Republicans have maintained that both five-year budget plans would lead to tax increases because fully offsetting extensions of the 2001 and 2003 tax cuts, as required under new pay-as-you-go rules, would be difficult.

The Senate budget resolution proposes devoting about $180 billion over five years toward extending popular tax breaks such as the reduced 10 percent bracket, the child credit, and changes to the estate tax. Conference negotiators on the budget are debating how to handle this proposal in the final budget resolution.

House Budget Committee Chairman John M. Spratt Jr., D-S.C., and Senate Budget Chairman Kent Conrad, D-N.D., maintain that failing to offset the cost of tax cuts has led to a dramatic increase in the nation's debt since Bush took office in 2001.

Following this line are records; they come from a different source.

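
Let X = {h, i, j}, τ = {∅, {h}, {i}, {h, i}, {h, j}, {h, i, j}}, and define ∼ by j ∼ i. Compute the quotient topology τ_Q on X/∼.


X/∼ = {[h], [i=j]}; |τ_Q| = 3.

Equivalence classes: [h], [i=j].
Quotient map π: X → X/∼ sends h ↦ [h], i ↦ [i=j], j ↦ [i=j].
For each subset V ⊆ X/∼, compute π^{-1}(V) ⊆ X and check whether π^{-1}(V) ∈ τ. V is open in τ_Q iff π^{-1}(V) ∈ τ.
  V = {}: π^{-1}(V) = ∅ ∈ τ ✓.
  V = {[h]}: π^{-1}(V) = {h} ∈ τ ✓.
  V = {[i=j]}: π^{-1}(V) = {i, j} ∉ τ ✗.
  V = {[h], [i=j]}: π^{-1}(V) = {h, i, j} ∈ τ ✓.
Open sets in the quotient: τ_Q = {{}, {[h]}, {[h], [i=j]}} (3 elements).


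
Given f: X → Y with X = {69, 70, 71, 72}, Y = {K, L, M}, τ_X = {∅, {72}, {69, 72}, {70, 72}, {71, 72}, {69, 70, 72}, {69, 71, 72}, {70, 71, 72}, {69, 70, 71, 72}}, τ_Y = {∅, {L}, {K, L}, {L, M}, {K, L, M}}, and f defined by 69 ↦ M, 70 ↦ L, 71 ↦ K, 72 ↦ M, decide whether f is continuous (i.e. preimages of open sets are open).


f is NOT continuous.

Compute f^{-1}(U) for each U ∈ τ_Y:
  U = ∅: f^{-1}(U) = ∅ ∈ τ_X ✓.
  U = {L}: f^{-1}(U) = {70} ∉ τ_X ✗.
  U = {K, L}: f^{-1}(U) = {70, 71} ∉ τ_X ✗.
  U = {L, M}: f^{-1}(U) = {69, 70, 72} ∈ τ_X ✓.
  U = {K, L, M}: f^{-1}(U) = {69, 70, 71, 72} ∈ τ_X ✓.
Found U = {L} with f^{-1}(U) = {70} not in τ_X. Therefore f is NOT continuous.


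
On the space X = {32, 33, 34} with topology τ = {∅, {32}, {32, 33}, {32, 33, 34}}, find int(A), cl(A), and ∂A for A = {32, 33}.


int(A) = {32, 33}, cl(A) = {32, 33, 34}, ∂A = {34}.

Closed sets in (X, τ) are complements of opens:
  closed(X, τ) = {∅, {34}, {33, 34}, {32, 33, 34}}.
int(A) = ⋃ {U ∈ τ : U ⊆ A}. Opens contained in A: ∅, {32}, {32, 33}.
Taking the union of these: int(A) = {32, 33}.
cl(A) = ⋂ {C closed : A ⊆ C}. Closed sets containing A: {32, 33, 34}.
Intersecting these: cl(A) = {32, 33, 34}.
∂A = cl(A) ∖ int(A) = {32, 33, 34} ∖ {32, 33} = {34}.


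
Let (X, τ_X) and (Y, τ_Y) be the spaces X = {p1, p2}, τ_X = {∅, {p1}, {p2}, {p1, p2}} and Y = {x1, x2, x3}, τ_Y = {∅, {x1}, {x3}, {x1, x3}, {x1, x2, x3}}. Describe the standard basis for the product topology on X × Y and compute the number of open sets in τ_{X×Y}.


Basis B = {∅ × ∅, {p1} × {x1}, {p1} × {x3}, {p2} × {x1}, {p2} × {x3}, {p1} × {x1, x3}, {p1, p2} × {x1}, {p1, p2} × {x3}, {p2} × {x1, x3}, {p1} × {x1, x2, x3}, {p2} × {x1, x2, x3}, {p1, p2} × {x1, x3}, {p1, p2} × {x1, x2, x3}}; |τ_{X×Y}| = 25.

Enumerate products U × V with U ∈ τ_X, V ∈ τ_Y (deduplicated):
  ∅ × ∅ = {} (∅)
  {p1} × {x1} = {(p1,x1)}
  {p1} × {x3} = {(p1,x3)}
  {p2} × {x1} = {(p2,x1)}
  {p2} × {x3} = {(p2,x3)}
  {p1} × {x1, x3} = {(p1,x1), (p1,x3)}
  {p1, p2} × {x1} = {(p1,x1), (p2,x1)}
  {p1, p2} × {x3} = {(p1,x3), (p2,x3)}
  {p2} × {x1, x3} = {(p2,x1), (p2,x3)}
  {p1} × {x1, x2, x3} = {(p1,x1), (p1,x2), (p1,x3)}
  {p2} × {x1, x2, x3} = {(p2,x1), (p2,x2), (p2,x3)}
  {p1, p2} × {x1, x3} = {(p1,x1), (p1,x3), (p2,x1), (p2,x3)}
  {p1, p2} × {x1, x2, x3} = {(p1,x1), (p1,x2), (p1,x3), (p2,x1), (p2,x2), (p2,x3)}
These 13 distinct sets form the basis B.
Close under arbitrary unions to get τ_{X×Y}; counting gives |τ_{X×Y}| = 25.


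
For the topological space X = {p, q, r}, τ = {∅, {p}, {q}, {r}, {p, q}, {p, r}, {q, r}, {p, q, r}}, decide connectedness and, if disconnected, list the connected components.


(X, τ) is disconnected; components = [{p}, {q}, {r}].

Find clopen sets (U ∈ τ with X ∖ U ∈ τ):
  U = ∅, X ∖ U = {p, q, r} — both open, so U is clopen.
  U = {p}, X ∖ U = {q, r} — both open, so U is clopen.
  U = {q}, X ∖ U = {p, r} — both open, so U is clopen.
  U = {r}, X ∖ U = {p, q} — both open, so U is clopen.
  U = {p, q}, X ∖ U = {r} — both open, so U is clopen.
  U = {p, r}, X ∖ U = {q} — both open, so U is clopen.
  U = {q, r}, X ∖ U = {p} — both open, so U is clopen.
  U = {p, q, r}, X ∖ U = ∅ — both open, so U is clopen.
Nontrivial clopen(s) exist: e.g. {q}. So (X, τ) is disconnected.
Compute connected components by grouping points that agree on all clopens:
  component: {p}
  component: {q}
  component: {r}


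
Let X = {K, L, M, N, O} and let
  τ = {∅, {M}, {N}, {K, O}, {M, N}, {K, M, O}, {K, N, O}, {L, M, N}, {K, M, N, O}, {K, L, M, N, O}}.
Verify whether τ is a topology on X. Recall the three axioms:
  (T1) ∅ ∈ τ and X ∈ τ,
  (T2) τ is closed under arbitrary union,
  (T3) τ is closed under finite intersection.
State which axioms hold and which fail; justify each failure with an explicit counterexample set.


τ IS a topology on X.

Axiom (T1): ∅ ∈ τ? Yes; X ∈ τ? Yes.
Axiom (T2/T3): check pairwise unions and intersections of members of τ.
All pairwise intersections and unions checked — each lies in τ. Therefore τ satisfies (T1), (T2), (T3): it IS a topology on X.


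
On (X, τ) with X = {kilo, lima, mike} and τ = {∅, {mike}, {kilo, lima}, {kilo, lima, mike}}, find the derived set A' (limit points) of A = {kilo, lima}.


A' = {kilo, lima}

For each x ∈ X, list the open sets U ∈ τ with x ∈ U, then check whether U ∩ (A ∖ {x}) ≠ ∅ for every such U.
  x = kilo: opens ∋ x are {kilo, lima}, {kilo, lima, mike}; each meets A ∖ {kilo}, so x IS a limit point.
  x = lima: opens ∋ x are {kilo, lima}, {kilo, lima, mike}; each meets A ∖ {lima}, so x IS a limit point.
  x = mike: open {mike} ∋ x has {mike} ∩ (A ∖ {mike}) = ∅, so x is NOT a limit point.
Collecting: A' = {kilo, lima}.


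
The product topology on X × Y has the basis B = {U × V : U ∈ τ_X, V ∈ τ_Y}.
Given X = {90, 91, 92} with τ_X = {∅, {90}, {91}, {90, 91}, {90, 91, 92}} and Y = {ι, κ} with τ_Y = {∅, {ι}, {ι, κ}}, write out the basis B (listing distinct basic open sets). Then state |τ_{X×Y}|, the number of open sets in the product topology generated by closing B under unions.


Basis B = {∅ × ∅, {90} × {ι}, {91} × {ι}, {90} × {ι, κ}, {90, 91} × {ι}, {91} × {ι, κ}, {90, 91, 92} × {ι}, {90, 91} × {ι, κ}, {90, 91, 92} × {ι, κ}}; |τ_{X×Y}| = 14.

Enumerate products U × V with U ∈ τ_X, V ∈ τ_Y (deduplicated):
  ∅ × ∅ = {} (∅)
  {90} × {ι} = {(90,ι)}
  {91} × {ι} = {(91,ι)}
  {90} × {ι, κ} = {(90,ι), (90,κ)}
  {90, 91} × {ι} = {(90,ι), (91,ι)}
  {91} × {ι, κ} = {(91,ι), (91,κ)}
  {90, 91, 92} × {ι} = {(90,ι), (91,ι), (92,ι)}
  {90, 91} × {ι, κ} = {(90,ι), (90,κ), (91,ι), (91,κ)}
  {90, 91, 92} × {ι, κ} = {(90,ι), (90,κ), (91,ι), (91,κ), (92,ι), (92,κ)}
These 9 distinct sets form the basis B.
Close under arbitrary unions to get τ_{X×Y}; counting gives |τ_{X×Y}| = 14.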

Informal budget negotiations between House and Senate Democrats are expected to continue over the weekend, with a final deal on the fiscal 2008 budget resolution expected early next week.

No decisions were made at Thursday's formal meeting of the full House–Senate conference committee, which was dominated by opening statements and discussions regarding the proposed budget.

Negotiators may adopt a trigger mechanism for the tax-cut extensions, although the Portman letter appeared hostile to that idea. Spratt has suggested making only 80 percent of any projected 2012 surplus available for the tax cuts. But he acknowledged the House's pay-as-you-go rule would have to be "relaxed," since extending the tax cuts would reduce a projected 2012 surplus.